1a527dd5 16 hours ago||
This feels very much like "we are now moving the goal posts".
hashmap 12 hours ago||
It does, and it should. With each iteration getting closer to the goalposts exposes the flaws in the goalposts, and then you try to make better goalposts. The problem people seem to have with the goalposts moving is they assume the goalpost makers either made good goalposts or thought they made good goalposts, but the actual process is "do the best we can at the moment and update when we get better information".
neversupervised 16 hours ago|||
But this is the good kind of goalpost moving
iLoveOncall 16 hours ago||
Only if you didn't read the article.

They're saying they need to move on from it because the benchmark is flawed (without bringing in proof) and that's why they can't hit 100%.

It's not a "our models are so good that the benchmark is too easy" thing.

embedding-shape 16 hours ago|||
I feel like they're quite open about why they think the benchmark doesn't work anymore:

> We also found evidence that models that have seen the problems during training are more likely to succeed, because they have additional information needed to pass the underspecified tests.

> This means that improvements on SWE-bench Verified no longer reflect meaningful improvements in models’ real-world software development abilities. Instead, they increasingly reflect how much the model was exposed to the benchmark at training time.

f33d5173 16 hours ago||||
> without bringing in proof

Did we read the same article?

MattRix 15 hours ago|||
How can you say “without bringing in proof” when there is literally proof in the article?
MattRix 15 hours ago||
Only if you didn’t read the article…
languid-photic 13 hours ago||
It’s very hard to encode the properties that matter most in code in tests. [1]

[1] https://voratiq.com/blog/your-workflow-is-the-eval

kimjune01 5 hours ago||
AI labs should compete on a bench that's adversarial, such as go or Starcraft
djoldman 16 hours ago||
> We have incorporated these findings into our recent evaluation efforts. In the last months we’ve chosen to report results from the public split of SWE-Bench Pro. We recommend other model developers do the same. SWE-bench Pro is not perfect, but empirically seems to suffer less from contamination issues.

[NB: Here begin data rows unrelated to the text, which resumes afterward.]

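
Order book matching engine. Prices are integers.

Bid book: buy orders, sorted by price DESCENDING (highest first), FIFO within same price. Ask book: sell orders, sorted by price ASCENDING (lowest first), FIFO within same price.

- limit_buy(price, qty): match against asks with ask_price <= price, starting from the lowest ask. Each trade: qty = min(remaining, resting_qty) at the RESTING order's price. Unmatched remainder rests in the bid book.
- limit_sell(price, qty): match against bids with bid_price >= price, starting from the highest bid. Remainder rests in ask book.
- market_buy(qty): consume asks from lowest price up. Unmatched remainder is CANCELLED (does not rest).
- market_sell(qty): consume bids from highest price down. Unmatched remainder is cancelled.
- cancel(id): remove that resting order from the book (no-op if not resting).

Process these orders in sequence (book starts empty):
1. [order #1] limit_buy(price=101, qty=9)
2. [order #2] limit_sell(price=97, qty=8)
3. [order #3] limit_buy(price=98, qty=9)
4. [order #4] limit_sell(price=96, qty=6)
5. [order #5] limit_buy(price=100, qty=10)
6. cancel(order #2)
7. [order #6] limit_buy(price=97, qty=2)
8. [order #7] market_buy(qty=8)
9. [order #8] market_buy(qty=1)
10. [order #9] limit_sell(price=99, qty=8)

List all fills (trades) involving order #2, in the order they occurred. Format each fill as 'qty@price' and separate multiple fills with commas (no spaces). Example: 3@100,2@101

Answer: 8@101

Derivation:
After op 1 [order #1] limit_buy(price=101, qty=9): fills=none; bids=[#1:9@101] asks=[-]
After op 2 [order #2] limit_sell(price=97, qty=8): fills=#1x#2:8@101; bids=[#1:1@101] asks=[-]
After op 3 [order #3] limit_buy(price=98, qty=9): fills=none; bids=[#1:1@101 #3:9@98] asks=[-]
After op 4 [order #4] limit_sell(price=96, qty=6): fills=#1x#4:1@101 #3x#4:5@98; bids=[#3:4@98] asks=[-]
After op 5 [order #5] limit_buy(price=100, qty=10): fills=none; bids=[#5:10@100 #3:4@98] asks=[-]
After op 6 cancel(order #2): fills=none; bids=[#5:10@100 #3:4@98] asks=[-]
After op 7 [order #6] limit_buy(price=97, qty=2): fills=none; bids=[#5:10@100 #3:4@98 #6:2@97] asks=[-]
After op 8 [order #7] market_buy(qty=8): fills=none; bids=[#5:10@100 #3:4@98 #6:2@97] asks=[-]
After op 9 [order #8] market_buy(qty=1): fills=none; bids=[#5:10@100 #3:4@98 #6:2@97] asks=[-]
After op 10 [order #9] limit_sell(price=99, qty=8): fills=#5x#9:8@100; bids=[#5:2@100 #3:4@98 #6:2@97] asks=[-]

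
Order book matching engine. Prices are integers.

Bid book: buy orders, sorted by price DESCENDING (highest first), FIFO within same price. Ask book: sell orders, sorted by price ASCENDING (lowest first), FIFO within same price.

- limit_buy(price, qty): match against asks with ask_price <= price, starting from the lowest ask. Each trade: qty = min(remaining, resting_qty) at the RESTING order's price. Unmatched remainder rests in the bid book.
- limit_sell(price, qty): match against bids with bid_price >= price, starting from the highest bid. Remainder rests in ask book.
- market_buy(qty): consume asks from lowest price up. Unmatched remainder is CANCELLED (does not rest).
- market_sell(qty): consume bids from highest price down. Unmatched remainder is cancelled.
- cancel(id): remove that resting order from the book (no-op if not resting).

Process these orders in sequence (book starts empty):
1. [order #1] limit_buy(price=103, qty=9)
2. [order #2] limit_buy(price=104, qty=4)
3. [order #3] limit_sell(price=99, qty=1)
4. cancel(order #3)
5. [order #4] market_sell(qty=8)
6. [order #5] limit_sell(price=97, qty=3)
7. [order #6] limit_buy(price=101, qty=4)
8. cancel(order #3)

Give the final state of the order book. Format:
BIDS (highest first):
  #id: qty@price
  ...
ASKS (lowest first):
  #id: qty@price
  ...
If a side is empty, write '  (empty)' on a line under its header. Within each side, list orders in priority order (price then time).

Answer: BIDS (highest first):
  #1: 1@103
  #6: 4@101
ASKS (lowest first):
  (empty)

Derivation:
After op 1 [order #1] limit_buy(price=103, qty=9): fills=none; bids=[#1:9@103] asks=[-]
After op 2 [order #2] limit_buy(price=104, qty=4): fills=none; bids=[#2:4@104 #1:9@103] asks=[-]
After op 3 [order #3] limit_sell(price=99, qty=1): fills=#2x#3:1@104; bids=[#2:3@104 #1:9@103] asks=[-]
After op 4 cancel(order #3): fills=none; bids=[#2:3@104 #1:9@103] asks=[-]
After op 5 [order #4] market_sell(qty=8): fills=#2x#4:3@104 #1x#4:5@103; bids=[#1:4@103] asks=[-]
After op 6 [order #5] limit_sell(price=97, qty=3): fills=#1x#5:3@103; bids=[#1:1@103] asks=[-]
After op 7 [order #6] limit_buy(price=101, qty=4): fills=none; bids=[#1:1@103 #6:4@101] asks=[-]
After op 8 cancel(order #3): fills=none; bids=[#1:1@103 #6:4@101] asks=[-]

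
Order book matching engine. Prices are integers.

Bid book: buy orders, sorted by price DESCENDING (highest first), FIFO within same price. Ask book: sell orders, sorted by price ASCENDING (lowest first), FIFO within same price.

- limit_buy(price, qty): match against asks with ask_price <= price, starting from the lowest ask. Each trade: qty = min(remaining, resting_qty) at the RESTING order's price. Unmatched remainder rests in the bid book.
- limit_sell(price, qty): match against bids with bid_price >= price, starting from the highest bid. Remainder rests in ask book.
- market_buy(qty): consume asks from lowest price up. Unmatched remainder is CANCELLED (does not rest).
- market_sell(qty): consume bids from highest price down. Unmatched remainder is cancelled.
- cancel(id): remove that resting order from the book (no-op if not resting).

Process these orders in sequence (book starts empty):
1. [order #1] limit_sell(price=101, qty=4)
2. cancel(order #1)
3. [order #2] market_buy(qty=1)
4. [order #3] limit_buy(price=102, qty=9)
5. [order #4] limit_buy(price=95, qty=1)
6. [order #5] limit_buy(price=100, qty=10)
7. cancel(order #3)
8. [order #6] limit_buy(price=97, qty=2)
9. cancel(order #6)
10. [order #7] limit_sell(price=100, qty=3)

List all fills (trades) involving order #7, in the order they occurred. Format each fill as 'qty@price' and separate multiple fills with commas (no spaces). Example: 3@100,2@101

After op 1 [order #1] limit_sell(price=101, qty=4): fills=none; bids=[-] asks=[#1:4@101]
After op 2 cancel(order #1): fills=none; bids=[-] asks=[-]
After op 3 [order #2] market_buy(qty=1): fills=none; bids=[-] asks=[-]
After op 4 [order #3] limit_buy(price=102, qty=9): fills=none; bids=[#3:9@102] asks=[-]
After op 5 [order #4] limit_buy(price=95, qty=1): fills=none; bids=[#3:9@102 #4:1@95] asks=[-]
After op 6 [order #5] limit_buy(price=100, qty=10): fills=none; bids=[#3:9@102 #5:10@100 #4:1@95] asks=[-]
After op 7 cancel(order #3): fills=none; bids=[#5:10@100 #4:1@95] asks=[-]
After op 8 [order #6] limit_buy(price=97, qty=2): fills=none; bids=[#5:10@100 #6:2@97 #4:1@95] asks=[-]
After op 9 cancel(order #6): fills=none; bids=[#5:10@100 #4:1@95] asks=[-]
After op 10 [order #7] limit_sell(price=100, qty=3): fills=#5x#7:3@100; bids=[#5:7@100 #4:1@95] asks=[-]

Answer: 3@100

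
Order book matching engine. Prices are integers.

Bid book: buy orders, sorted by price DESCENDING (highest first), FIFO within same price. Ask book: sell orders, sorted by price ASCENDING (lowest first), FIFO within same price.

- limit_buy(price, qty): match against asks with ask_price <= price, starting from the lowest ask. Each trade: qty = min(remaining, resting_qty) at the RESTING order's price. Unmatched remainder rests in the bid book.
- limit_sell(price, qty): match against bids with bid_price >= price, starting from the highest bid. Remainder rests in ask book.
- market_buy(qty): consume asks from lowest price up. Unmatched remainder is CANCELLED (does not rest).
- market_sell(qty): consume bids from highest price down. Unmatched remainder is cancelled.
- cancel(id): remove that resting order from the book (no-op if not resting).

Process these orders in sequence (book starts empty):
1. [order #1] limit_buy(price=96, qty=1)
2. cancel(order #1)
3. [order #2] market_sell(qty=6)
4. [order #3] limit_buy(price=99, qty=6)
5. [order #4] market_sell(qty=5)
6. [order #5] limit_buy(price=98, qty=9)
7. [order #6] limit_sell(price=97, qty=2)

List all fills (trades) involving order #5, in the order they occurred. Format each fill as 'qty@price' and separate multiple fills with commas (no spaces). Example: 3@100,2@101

After op 1 [order #1] limit_buy(price=96, qty=1): fills=none; bids=[#1:1@96] asks=[-]
After op 2 cancel(order #1): fills=none; bids=[-] asks=[-]
After op 3 [order #2] market_sell(qty=6): fills=none; bids=[-] asks=[-]
After op 4 [order #3] limit_buy(price=99, qty=6): fills=none; bids=[#3:6@99] asks=[-]
After op 5 [order #4] market_sell(qty=5): fills=#3x#4:5@99; bids=[#3:1@99] asks=[-]
After op 6 [order #5] limit_buy(price=98, qty=9): fills=none; bids=[#3:1@99 #5:9@98] asks=[-]
After op 7 [order #6] limit_sell(price=97, qty=2): fills=#3x#6:1@99 #5x#6:1@98; bids=[#5:8@98] asks=[-]

Answer: 1@98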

https://arxiv.org/pdf/2509.16941

parentheses 13 hours ago||
The timing makes me wonder if this is a direct response to Deepseek V4 having performance comparable to SOTA models.
osti 5 hours ago|
This was published two months ago. Even though it was at a time that open source models are publishing comparable swe bench scores.
lmeyerov 13 hours ago||
It's been fun benchmarking AI investigations at botsbench.com . Part of it is checking for these kinds of issues - we recently started seeing contamination in our first generation challenge, and less obvious, agent sandbox escapes for other kinds of cheating. Fun times!
swyx 12 hours ago||
more context in small writeup + we interviewd the team behind this when it was announced: https://www.latent.space/p/swe-bench-dead
eugenekolo 12 hours ago|
Without SWE-Bench though, how will AI models properly game their results to show ~5-10% gain each iteration?

Once a benchmark is known and there's billion of dollars on the line, obviously every company will game them.